My voice broke. “I already told you the truth.”
His hand slipped away, leaving my neck cold.
The sharp sound of his shoes echoed as he paced behind me. Each step was steady, measured, like the rhythm of my fear.
“You think I am a fool,” he said. “You believe I will look at your trembling, your tears, and accept them as innocence. You want me to see weakness. A victim.” His voice hardened. “Victims do not survive in this house. Do you understand?”
“Yes,” I whispered, lips shaking.
The steps stopped. He was close again. My heart pounded, though I stayed still.
“Hands behind your back.”
I obeyed instantly, lacing my fingers together.
The silence grew heavy. Then rope slid over my wrists, rough and certain. He tied the knot quickly, efficiently. Not painfully tight, but firm enough to remind me I would not move without him.
My breath caught as he stepped back. “Stay like that until I return,” he said. “You will not move. You will not speak. You will not close your eyes.
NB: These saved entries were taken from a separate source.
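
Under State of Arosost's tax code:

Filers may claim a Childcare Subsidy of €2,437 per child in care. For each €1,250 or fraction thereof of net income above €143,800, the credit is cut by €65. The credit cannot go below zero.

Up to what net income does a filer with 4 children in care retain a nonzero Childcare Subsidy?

€330,050

Full credit = 4 × €2,437 = €9,748.
After 149 increments the reduction is 149 × €65 = €9,685, leaving €63; one more increment wipes it out. Increment 149 ends at excess 149 × €1,250 = €186,250, so the highest qualifying income is €143,800 + €186,250 = €330,050.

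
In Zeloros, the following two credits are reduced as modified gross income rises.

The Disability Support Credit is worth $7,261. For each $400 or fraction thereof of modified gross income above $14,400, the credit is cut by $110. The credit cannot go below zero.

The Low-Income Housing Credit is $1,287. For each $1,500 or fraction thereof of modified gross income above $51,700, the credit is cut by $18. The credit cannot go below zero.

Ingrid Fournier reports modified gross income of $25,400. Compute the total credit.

$5,468

Disability Support Credit: income exceeds $14,400 by $11,000, which is 28 full-or-partial $400 increments; reduction = 28 × $110 = $3,080, leaving $4,181.
Low-Income Housing Credit: $25,400 is at or below the $51,700 threshold, so the full $1,287 applies.
Total: $4,181 + $1,287 = $5,468.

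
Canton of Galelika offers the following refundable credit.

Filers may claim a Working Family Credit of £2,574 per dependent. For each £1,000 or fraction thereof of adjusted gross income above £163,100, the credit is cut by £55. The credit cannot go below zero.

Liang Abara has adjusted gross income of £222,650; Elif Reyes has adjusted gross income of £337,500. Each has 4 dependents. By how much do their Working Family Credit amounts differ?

£6,325

Liang (£222,650): Working Family Credit: base = 4 × £2,574 = £10,296. income exceeds £163,100 by £59,550, which is 60 full-or-partial £1,000 increments; reduction = 60 × £55 = £3,300, leaving £6,996.
Elif (£337,500): Working Family Credit: base = 4 × £2,574 = £10,296. income exceeds £163,100 by £174,400, which is 175 full-or-partial £1,000 increments; reduction = 175 × £55 = £9,625, leaving £671.
Difference: |£6,996 − £671| = £6,325.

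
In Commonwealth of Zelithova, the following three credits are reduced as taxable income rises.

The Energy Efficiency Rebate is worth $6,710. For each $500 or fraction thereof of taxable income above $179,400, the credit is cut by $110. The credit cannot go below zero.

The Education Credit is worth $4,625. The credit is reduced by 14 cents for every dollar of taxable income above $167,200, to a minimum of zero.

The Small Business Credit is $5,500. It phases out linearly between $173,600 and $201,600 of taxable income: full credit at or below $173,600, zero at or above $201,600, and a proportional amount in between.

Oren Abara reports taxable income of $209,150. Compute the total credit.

$110

Energy Efficiency Rebate: income exceeds $179,400 by $29,750, which is 60 full-or-partial $500 increments; reduction = 60 × $110 = $6,600, leaving $110.
Education Credit: 14% of the $41,950 excess over $167,200 is $5,873 ≥ base, so the credit is $0.
Small Business Credit: $209,150 is at or above $201,600, so the credit is $0.
Total: $110 + $0 + $0 = $110.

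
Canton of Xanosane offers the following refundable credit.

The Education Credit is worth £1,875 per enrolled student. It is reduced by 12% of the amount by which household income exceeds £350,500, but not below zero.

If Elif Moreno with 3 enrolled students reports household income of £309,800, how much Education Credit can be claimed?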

If you do, your punishment will be worse.”
“Damian, please—”
“Silence.” His voice cut sharp through the air.
I pressed my forehead harder into the wall, tears streaking down my cheeks.
Time dragged into something unbearable. Minutes stretched like hours. My knees ached against the cold stone, my wrists throbbed bound behind me, my head pounded from holding still. I wanted to shift, to beg, to breathe differently but I didn’t.
Because I knew he was watching.
Maybe not in the room. Maybe through hidden cameras I always suspected were buried in the walls. But he would know. And if I disobeyed, if I moved, he would return and there would be no limit to what came next.
I swallowed against the dryness in my throat. The punishment was worse than any strike. It was silence. It was not knowing. It was waiting for a storm that refused to break.
The tears slowed. My body trembled less. Fear gave way to something colder, steadier, a dread coiling deep inside me.
Whoever left that note wanted this. They wanted me here, kneeling, tied, crushed beneath his rules. They wanted me broken.
And the truth was—they were winning.
The door opened. My breath caught.
His steps entered, steady. The air shifted with him.
I didn’t move.
He stood behind me for a long time, silent. Weighing. Watching.
Finally, his voice broke the quiet, cold as ice.
“You will stay here until I decide otherwise. And when I return, if you have not learned obedience, I will teach it to you.”
He paused, leaning close enough for me to feel his breath.
“And Elena,” he whispered, “if you ever lie to me again, if you ever step into that room again, I will break you in ways you cannot imagine.”
The rope dug tighter into my wrists as my body trembled.
“Yes,” I whispered, my voice breaking.
The door shut, leaving me alone with silence.
This time, I didn’t cry. I only pressed my forehead harder against the wall, praying that when he returned, I would still be breathing.